BJP meet aims to woo minority votes


PATNA: Starting with Bihar, the BJP has set itself on wooing minority sections by organizing their state-level conference, specially of Muslims, who identify with Urdu language, constitute the biggest segment, and also account for around 17 per cent of the state’s population.

The state conference is slated for July 14 here at Shri Krishna Memorial Hall. State BJP minority front president Abdul Rehman said, “It is largely believed that Muslims are not inclined towards the BJP. We want to end this myth. The party’s Central leadership is also favourably inclined towards it.”

Party’s national spokesman Syed Shahnawaz Hussain would participate, and the consent of the party’s in-charge of Bihar affairs Anant Kumar is being sought. Obviously, the bid of the state BJP for image makeover is expected to go well with the party’s national president Nitin Gadkari, whose major assignment is ensuring the success of the party in the forthcoming assembly elections. As a part of the same, the Central leadership held its two-day National Executive meet here, beginning June 12.

While the motions of the meet were gone through, the likely election tour of Gujarat CM Narendra Modi brought the JD(U)-BJP alliance almost to breaking point, as CM Nitish Kumar gave overt signals that he was not favourably inclined towards Modi’s expected tour. In this context, the state BJP minority front’s state conference has acquired an added significance.

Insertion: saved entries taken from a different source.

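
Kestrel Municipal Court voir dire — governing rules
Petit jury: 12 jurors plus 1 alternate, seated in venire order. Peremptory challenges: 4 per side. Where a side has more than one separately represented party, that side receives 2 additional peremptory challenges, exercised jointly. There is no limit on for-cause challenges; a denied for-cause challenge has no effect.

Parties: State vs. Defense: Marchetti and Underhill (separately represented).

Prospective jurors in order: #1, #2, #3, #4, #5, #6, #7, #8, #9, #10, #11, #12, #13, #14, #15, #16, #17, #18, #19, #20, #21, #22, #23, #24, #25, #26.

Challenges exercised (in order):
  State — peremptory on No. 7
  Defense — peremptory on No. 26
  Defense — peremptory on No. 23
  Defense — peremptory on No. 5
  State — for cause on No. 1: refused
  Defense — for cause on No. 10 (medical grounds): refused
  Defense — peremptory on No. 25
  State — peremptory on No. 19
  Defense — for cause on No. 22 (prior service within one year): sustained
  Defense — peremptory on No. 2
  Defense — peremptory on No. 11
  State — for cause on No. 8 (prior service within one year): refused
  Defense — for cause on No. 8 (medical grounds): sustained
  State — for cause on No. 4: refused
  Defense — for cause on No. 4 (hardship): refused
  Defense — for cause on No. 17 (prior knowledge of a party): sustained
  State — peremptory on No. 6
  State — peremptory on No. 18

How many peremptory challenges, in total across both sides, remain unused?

0

State allotment: 4. Defense allotment: 4 base + 2 multi-party = 6.
State peremptories used: #7, #19, #6, #18 — 4 (for-cause on #1, #8, #4 don't count).
Defense peremptories used: #26, #23, #5, #25, #2, #11 — 6 (for-cause on #10, #22, #8, #4, #17 don't count).
Remaining: (4 − 4) + (6 − 6) = 0.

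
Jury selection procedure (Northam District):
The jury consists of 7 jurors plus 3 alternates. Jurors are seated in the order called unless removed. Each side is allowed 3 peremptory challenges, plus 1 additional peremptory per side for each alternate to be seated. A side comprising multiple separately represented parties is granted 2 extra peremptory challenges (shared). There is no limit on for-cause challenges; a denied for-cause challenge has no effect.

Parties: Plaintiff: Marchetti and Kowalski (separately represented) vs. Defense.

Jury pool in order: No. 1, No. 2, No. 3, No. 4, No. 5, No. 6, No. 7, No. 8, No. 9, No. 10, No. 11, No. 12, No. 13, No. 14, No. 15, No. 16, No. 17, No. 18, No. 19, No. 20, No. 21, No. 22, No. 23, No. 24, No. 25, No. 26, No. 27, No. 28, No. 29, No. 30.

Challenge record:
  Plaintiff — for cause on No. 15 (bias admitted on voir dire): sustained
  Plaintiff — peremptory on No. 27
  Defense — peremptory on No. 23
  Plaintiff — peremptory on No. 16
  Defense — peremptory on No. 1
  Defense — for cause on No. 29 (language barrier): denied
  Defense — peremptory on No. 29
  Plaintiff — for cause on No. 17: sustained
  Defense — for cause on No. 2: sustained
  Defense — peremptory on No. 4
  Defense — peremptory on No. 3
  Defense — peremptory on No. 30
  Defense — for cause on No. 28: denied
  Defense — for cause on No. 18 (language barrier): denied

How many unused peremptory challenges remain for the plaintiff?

Plaintiff allotment: 3 base + 1 × 3 alternates + 2 multi-party = 8.
Plaintiff peremptories used: #27, #16 — 2 (for-cause on #15, #17 don't count).
Remaining: 8 − 2 = 6.

6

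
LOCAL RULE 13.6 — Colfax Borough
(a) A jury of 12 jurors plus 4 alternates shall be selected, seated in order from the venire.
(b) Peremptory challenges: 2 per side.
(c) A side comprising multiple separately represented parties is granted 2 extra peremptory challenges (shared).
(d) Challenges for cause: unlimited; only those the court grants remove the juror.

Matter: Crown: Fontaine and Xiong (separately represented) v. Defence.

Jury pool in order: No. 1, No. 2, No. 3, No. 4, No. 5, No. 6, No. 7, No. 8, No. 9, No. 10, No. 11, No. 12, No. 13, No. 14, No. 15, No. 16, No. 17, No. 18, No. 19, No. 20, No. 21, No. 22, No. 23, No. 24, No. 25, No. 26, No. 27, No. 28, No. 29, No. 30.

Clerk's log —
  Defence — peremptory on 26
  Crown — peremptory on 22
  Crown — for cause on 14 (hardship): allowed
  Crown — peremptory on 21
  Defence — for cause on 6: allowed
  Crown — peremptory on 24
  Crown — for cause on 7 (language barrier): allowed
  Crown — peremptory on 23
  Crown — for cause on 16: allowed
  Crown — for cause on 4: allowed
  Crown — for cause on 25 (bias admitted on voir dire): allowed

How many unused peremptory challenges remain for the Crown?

0

Crown allotment: 2 base + 2 multi-party = 4.
Crown peremptories used: #22, #21, #24, #23 — 4 (for-cause on #14, #7, #16, #4, #25 don't count).
Remaining: 4 − 4 = 0.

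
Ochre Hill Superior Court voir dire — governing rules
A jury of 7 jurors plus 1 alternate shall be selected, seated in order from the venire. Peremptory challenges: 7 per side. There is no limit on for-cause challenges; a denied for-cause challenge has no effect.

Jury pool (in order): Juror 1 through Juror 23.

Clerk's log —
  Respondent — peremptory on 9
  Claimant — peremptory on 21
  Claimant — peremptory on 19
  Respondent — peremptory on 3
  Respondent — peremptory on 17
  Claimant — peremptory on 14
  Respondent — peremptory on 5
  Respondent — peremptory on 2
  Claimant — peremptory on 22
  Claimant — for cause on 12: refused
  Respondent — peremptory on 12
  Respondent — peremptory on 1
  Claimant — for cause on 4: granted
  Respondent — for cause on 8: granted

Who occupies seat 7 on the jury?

16

Removed: #1, #2, #3, #4, #5, #8, #9, #12, #14, #17, #19, #21, #22.
Filling seats in venire order through position 7: #6, #7, #10, #11, #13, #15, #16.
So seat 7 is #16.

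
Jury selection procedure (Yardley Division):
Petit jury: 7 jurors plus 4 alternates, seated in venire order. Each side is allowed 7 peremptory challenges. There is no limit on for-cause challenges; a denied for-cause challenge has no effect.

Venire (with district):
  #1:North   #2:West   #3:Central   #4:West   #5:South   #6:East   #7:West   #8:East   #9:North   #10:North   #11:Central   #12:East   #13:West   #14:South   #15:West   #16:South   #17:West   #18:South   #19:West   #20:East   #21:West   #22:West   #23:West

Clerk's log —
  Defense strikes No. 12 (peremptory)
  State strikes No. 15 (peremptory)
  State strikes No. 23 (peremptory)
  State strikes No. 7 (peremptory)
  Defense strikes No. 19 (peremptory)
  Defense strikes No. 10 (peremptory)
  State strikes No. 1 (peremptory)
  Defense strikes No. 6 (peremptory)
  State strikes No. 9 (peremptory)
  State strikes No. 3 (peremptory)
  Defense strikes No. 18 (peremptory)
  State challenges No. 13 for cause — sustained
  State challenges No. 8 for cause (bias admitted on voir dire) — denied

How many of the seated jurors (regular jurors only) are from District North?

0

Removed: #1, #3, #6, #7, #9, #10, #12, #13, #15, #18, #19, #23.
Seated jurors 1–7: #2, #4, #5, #8, #11, #14, #16 (alternates #17, #20, #21, #22 not counted).
None of those are in District North → 0.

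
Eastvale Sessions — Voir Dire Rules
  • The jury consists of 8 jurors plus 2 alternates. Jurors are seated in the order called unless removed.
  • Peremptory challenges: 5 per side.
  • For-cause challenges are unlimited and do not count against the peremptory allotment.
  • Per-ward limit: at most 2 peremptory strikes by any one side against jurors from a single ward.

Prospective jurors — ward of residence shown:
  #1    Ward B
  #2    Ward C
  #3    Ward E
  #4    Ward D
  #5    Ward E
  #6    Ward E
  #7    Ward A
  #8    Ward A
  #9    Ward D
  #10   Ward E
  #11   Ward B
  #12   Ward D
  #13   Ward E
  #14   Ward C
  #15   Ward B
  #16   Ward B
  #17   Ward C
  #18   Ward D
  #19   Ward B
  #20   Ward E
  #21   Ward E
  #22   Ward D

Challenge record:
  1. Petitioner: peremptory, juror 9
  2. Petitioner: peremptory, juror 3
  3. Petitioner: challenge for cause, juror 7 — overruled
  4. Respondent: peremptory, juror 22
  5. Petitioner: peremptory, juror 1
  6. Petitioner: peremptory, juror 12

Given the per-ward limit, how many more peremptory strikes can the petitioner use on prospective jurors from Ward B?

1

Petitioner peremptories so far: #9, #3, #1, #12 — 4 of 5 used, 1 left overall.
Against Ward B: #1 — 1 used; per-ward cap 2 leaves 1.
Binding limit: min(1, 1) = 1.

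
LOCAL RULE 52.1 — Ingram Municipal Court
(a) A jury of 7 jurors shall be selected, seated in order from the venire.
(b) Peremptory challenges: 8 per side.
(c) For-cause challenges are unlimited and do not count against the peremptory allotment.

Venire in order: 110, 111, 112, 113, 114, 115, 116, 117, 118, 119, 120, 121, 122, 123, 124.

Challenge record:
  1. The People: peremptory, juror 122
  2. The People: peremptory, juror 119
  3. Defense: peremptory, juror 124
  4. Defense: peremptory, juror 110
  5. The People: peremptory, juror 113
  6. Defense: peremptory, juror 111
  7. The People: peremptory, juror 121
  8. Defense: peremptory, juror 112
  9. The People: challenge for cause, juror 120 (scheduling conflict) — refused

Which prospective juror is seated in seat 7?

123

Removed: #110, #111, #112, #113, #119, #121, #122, #124. (#120 stays — for-cause denied.)
Filling seats in venire order through position 7: #114, #115, #116, #117, #118, #120, #123.
So seat 7 is #123.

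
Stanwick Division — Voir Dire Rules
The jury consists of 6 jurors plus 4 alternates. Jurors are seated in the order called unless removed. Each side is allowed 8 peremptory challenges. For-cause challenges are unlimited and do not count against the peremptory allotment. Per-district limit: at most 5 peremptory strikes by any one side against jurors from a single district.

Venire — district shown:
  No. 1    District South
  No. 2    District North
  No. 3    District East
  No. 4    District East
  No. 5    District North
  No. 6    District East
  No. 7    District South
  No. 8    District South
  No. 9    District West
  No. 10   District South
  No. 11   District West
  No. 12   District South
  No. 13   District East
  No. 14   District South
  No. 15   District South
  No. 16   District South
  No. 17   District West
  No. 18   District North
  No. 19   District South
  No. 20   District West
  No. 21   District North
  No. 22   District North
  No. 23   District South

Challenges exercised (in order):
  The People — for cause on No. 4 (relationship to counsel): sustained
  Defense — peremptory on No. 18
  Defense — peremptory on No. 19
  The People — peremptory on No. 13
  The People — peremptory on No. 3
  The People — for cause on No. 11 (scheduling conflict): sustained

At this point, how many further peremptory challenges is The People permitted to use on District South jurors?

5

The People peremptories so far: #13, #3 — 2 of 8 used, 6 left overall.
Against District South: none yet — per-district cap 5 leaves 5.
Binding limit: min(6, 5) = 5.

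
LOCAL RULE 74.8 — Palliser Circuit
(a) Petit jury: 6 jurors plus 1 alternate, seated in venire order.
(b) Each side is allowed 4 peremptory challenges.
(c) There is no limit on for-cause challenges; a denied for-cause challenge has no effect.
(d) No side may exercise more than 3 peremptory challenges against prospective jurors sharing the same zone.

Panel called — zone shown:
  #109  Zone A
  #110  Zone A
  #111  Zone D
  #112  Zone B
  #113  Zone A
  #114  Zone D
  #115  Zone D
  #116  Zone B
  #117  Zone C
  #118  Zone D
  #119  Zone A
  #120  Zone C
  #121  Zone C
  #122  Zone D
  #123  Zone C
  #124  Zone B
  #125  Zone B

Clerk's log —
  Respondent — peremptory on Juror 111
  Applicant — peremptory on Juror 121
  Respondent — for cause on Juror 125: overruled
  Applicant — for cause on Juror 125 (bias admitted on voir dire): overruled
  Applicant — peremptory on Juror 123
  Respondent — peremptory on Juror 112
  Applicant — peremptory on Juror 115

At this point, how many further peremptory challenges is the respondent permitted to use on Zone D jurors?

Respondent peremptories so far: #111, #112 — 2 of 4 used, 2 left overall.
Against Zone D: #111 — 1 used; per-zone cap 3 leaves 2.
Binding limit: min(2, 2) = 2.

2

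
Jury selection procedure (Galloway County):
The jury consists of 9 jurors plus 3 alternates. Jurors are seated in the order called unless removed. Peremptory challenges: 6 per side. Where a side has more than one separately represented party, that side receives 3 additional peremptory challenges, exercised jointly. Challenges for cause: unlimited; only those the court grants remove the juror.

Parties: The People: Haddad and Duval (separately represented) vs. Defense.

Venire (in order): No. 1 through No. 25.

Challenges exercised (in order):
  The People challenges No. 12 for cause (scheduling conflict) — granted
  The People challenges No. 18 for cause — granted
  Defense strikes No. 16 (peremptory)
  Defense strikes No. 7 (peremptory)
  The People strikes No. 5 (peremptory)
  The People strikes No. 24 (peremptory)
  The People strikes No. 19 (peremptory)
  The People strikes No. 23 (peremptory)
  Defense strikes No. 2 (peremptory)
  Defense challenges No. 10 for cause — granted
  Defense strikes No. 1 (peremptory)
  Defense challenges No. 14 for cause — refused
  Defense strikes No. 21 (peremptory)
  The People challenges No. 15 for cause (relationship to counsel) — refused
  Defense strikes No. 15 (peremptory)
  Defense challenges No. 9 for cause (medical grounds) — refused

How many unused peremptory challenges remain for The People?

5

The People allotment: 6 base + 3 multi-party = 9.
The People peremptories used: #5, #24, #19, #23 — 4 (for-cause on #12, #18, #15 don't count).
Remaining: 9 − 4 = 5.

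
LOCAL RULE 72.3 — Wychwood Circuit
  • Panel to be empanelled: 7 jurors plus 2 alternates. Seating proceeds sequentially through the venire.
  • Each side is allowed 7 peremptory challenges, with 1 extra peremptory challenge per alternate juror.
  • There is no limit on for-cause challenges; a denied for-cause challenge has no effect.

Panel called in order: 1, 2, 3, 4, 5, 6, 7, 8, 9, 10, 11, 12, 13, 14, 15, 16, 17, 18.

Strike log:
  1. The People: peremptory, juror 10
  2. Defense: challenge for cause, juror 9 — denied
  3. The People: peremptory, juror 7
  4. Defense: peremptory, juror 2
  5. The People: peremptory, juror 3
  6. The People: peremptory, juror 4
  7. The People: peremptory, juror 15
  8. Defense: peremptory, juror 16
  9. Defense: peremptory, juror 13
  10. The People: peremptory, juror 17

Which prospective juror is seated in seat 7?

Removed: #2, #3, #4, #7, #10, #13, #15, #16, #17. (#9 stays — for-cause denied.)
Seating in order: seats 1–7 → #1, #5, #6, #8, #9, #11, #12; alternates → #14, #18.
So seat 7 is #12.

12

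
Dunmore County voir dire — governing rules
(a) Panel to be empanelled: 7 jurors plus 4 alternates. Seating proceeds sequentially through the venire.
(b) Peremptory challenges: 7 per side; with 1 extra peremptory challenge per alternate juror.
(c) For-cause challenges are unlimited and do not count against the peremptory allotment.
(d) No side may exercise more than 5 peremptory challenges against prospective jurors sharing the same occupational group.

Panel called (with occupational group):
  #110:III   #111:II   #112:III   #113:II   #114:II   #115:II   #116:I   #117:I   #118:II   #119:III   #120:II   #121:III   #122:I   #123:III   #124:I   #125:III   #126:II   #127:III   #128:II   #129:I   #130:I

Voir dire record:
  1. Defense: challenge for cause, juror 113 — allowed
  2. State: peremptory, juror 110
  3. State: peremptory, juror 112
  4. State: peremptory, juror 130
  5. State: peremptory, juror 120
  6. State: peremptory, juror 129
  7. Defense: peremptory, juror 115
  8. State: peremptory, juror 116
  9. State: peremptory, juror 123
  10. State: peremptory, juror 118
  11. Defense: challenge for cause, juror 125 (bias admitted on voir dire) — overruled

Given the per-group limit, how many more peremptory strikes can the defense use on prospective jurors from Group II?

4

Defense peremptories so far: #115 — 1 of 11 used, 10 left overall.
Against Group II: #115 — 1 used; per-group cap 5 leaves 4.
Binding limit: min(10, 4) = 4.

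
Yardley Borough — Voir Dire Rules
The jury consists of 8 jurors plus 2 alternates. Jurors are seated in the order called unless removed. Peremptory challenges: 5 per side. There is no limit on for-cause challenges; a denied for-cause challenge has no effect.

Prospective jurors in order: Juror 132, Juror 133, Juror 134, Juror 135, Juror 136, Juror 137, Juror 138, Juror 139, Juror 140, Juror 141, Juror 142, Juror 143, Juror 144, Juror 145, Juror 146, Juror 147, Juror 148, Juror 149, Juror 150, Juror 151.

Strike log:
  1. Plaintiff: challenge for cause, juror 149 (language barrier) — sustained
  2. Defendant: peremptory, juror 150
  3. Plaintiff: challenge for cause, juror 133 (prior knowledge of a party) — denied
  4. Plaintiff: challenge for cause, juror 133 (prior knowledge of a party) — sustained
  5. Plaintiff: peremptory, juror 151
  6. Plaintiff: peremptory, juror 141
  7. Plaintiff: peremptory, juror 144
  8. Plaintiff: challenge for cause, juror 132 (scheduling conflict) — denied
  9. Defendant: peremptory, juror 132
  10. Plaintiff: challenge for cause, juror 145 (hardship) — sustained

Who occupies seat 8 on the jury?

Removed: #132, #133, #141, #144, #145, #149, #150, #151.
Filling seats in venire order through position 8: #134, #135, #136, #137, #138, #139, #140, #142.
So seat 8 is #142.

142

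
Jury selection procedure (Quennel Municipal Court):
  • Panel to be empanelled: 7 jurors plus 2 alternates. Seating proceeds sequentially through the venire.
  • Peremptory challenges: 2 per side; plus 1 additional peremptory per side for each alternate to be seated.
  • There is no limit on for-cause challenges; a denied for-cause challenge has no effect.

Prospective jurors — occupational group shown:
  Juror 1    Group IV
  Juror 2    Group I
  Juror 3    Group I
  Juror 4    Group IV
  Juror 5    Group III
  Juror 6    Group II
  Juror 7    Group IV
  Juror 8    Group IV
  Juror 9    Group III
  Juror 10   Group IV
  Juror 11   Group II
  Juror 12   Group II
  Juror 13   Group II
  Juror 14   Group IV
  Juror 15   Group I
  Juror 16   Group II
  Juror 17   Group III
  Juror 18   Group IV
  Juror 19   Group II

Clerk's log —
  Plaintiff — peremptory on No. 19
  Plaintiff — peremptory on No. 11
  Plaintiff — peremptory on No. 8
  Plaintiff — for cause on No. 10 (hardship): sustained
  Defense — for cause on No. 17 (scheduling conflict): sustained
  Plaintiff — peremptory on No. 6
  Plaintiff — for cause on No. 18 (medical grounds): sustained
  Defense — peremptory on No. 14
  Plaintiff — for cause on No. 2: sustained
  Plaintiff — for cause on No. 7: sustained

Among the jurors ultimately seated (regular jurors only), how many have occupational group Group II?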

“We want to clarify to all that the BJP is the party of all sections and communities, including Muslims,” said Rehman, adding: “The Congress, RJD and similar other parties brand the BJP as a communal party, and then seek the votes of Muslims. But Muslims think otherwise. The Sachar and Ranganath Mishra Committee recommendations have shown that the condition of Muslims, in general, is worse than that of Dalits.

These parties should be held responsible for it, because they ruled the state for most of the period. The NDA is seeking votes of Muslims on the basis of work that its government has done for them.” Rhetorics apart, state BJP vice-president and spokesman Sanjay Mayukh said that the exact number of Muslims enrolled in the party could not be known, but Rehman put the number at around one lakh, and also said that the plan was to mobilize 10,000 of them for the July 14 conference.

“But all of them might not come,” he said, citing various factors, and also added that the campaign of the Akhil Bharatiya Vidyarthi Parishad against the grant of land to AMU Extension Centre at Kishanganj by the Nitish Kumar government and against Bangla infiltration was no obstacle.